Part II supports the D.C. Circuit's having found the handgun and self-defense bans to be facially unconstitutional, and takes on the Solicitor General's argument for intermediate scrutiny in Second Amendment cases. The Attorneys Genera argue for strict scrutiny. In Part III, the Attorneys General reassure the Court that none of the laws which the Solicitor General worried about (felon-in-possession ban, machine gun ban, undetectable firearms ban) would be endangered by strict scrutiny.

On page 23, note 6, the Attorneys General likewise signal that they are not worried that the Second Amendment would endanger appropriate gun controls in the states, for the Attorneys General announce that the Second Amendment should be incorporated.

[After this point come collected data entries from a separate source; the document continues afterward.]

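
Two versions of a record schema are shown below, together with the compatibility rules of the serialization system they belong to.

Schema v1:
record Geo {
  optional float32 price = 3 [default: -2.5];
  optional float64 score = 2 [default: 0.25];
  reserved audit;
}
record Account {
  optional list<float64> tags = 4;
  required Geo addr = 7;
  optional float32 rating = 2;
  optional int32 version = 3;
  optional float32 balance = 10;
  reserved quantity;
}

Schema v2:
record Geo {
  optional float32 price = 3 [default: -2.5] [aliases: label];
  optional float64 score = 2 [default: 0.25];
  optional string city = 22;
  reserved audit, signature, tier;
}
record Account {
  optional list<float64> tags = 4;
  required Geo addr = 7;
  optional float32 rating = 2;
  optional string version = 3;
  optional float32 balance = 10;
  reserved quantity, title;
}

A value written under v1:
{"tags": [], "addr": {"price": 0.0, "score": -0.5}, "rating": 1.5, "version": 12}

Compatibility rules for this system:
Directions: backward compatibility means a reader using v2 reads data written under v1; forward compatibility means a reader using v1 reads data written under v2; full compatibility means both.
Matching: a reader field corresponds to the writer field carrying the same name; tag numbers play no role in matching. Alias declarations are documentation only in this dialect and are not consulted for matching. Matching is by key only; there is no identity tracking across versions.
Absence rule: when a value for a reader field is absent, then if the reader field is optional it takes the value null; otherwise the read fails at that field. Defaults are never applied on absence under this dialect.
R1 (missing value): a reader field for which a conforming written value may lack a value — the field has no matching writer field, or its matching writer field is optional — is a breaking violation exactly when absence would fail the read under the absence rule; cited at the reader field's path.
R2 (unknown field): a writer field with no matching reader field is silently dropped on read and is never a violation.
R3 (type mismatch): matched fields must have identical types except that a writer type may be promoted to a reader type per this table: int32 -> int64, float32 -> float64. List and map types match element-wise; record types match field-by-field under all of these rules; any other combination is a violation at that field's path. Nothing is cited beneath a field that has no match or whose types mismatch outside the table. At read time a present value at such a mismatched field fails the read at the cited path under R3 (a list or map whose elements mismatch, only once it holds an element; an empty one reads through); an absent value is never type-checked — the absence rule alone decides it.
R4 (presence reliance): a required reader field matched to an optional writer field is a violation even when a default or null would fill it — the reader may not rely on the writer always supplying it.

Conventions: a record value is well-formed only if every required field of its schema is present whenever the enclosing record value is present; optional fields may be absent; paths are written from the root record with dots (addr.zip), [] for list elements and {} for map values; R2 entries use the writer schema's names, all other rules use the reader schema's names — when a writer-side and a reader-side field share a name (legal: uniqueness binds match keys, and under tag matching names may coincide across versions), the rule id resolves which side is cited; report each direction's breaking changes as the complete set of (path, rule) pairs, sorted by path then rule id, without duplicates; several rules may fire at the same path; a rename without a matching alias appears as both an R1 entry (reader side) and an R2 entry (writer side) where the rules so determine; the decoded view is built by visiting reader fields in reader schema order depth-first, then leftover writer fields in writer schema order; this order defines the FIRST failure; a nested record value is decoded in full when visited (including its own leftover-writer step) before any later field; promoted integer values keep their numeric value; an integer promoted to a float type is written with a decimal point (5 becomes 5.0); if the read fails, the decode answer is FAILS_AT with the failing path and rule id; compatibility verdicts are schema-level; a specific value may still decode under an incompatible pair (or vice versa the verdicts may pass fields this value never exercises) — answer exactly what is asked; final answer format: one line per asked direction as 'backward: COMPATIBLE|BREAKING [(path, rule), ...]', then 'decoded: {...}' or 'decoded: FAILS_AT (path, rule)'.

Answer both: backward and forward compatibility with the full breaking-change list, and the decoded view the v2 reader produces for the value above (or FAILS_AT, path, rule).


backward: BREAKING [(version, R3)]; forward: BREAKING [(version, R3)]; decoded: FAILS_AT (version, R3)

each type pair in Account: writer, then reader
backward for Account (reader v2, writer v1):
  list<float64> -> list<float64>, writer optional: tags aligns to tags
  Geo -> Geo, writer required: addr aligns to addr
  float32 -> float32, writer optional: rating aligns to rating
  int32 -> string, writer optional: version aligns to version
  float32 -> float32, writer optional: balance aligns to balance
  float32 -> float32, writer optional: addr.price aligns to addr.price
  float64 -> float64, writer optional: addr.score aligns to addr.score
  no writer field matches reader addr.city
  rule R3 violated at version
  => 1 violation(s): backward is BREAKING for Account
forward for Account (reader v1, writer v2):
  list<float64> -> list<float64>, writer optional: tags aligns to tags
  Geo -> Geo, writer required: addr aligns to addr
  float32 -> float32, writer optional: rating aligns to rating
  string -> int32, writer optional: version aligns to version
  float32 -> float32, writer optional: balance aligns to balance
  float32 -> float32, writer optional: addr.price aligns to addr.price
  float64 -> float64, writer optional: addr.score aligns to addr.score
  addr.city (writer side), unknown to reader
  rule R3 violated at version
  => 1 violation(s): forward is BREAKING for Account
decoding the Account value with the v2 reader:
  tags := []
  addr.price := 0.0
  addr.score := -0.5
  addr.city := null (absent, optional -> null)
  rating := 1.5
  read fails at version under R3
  => FAILS_AT (version, R3)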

The brief serves as counterpoint to a pro-Petitioner amicus brief filed by 18 big-city District Attorneys, which warned that affirming the D.C. Circuit's decision would unleash a dangerous set of challenges to gun controls.

Five state Attorneys General had filed a brief in support of D.C. That brief also argues against making the Second Amendment enforceable against the states (based on the argument that the Second Amendment is a federalism protection).

At Concurring Opinions, Michael O'Shea has created maps showing the 31 pro-Heller states, the 14 neutrals, and the 5 pro-DC states.

It may be that the incorporation issue explains why some state Attorneys General stayed neutral, rather than join the 31. It is also interesting that Illinois, which joined New York's amicus brief in favor of D.C.'s cert. petition, is neutral at the merits stage.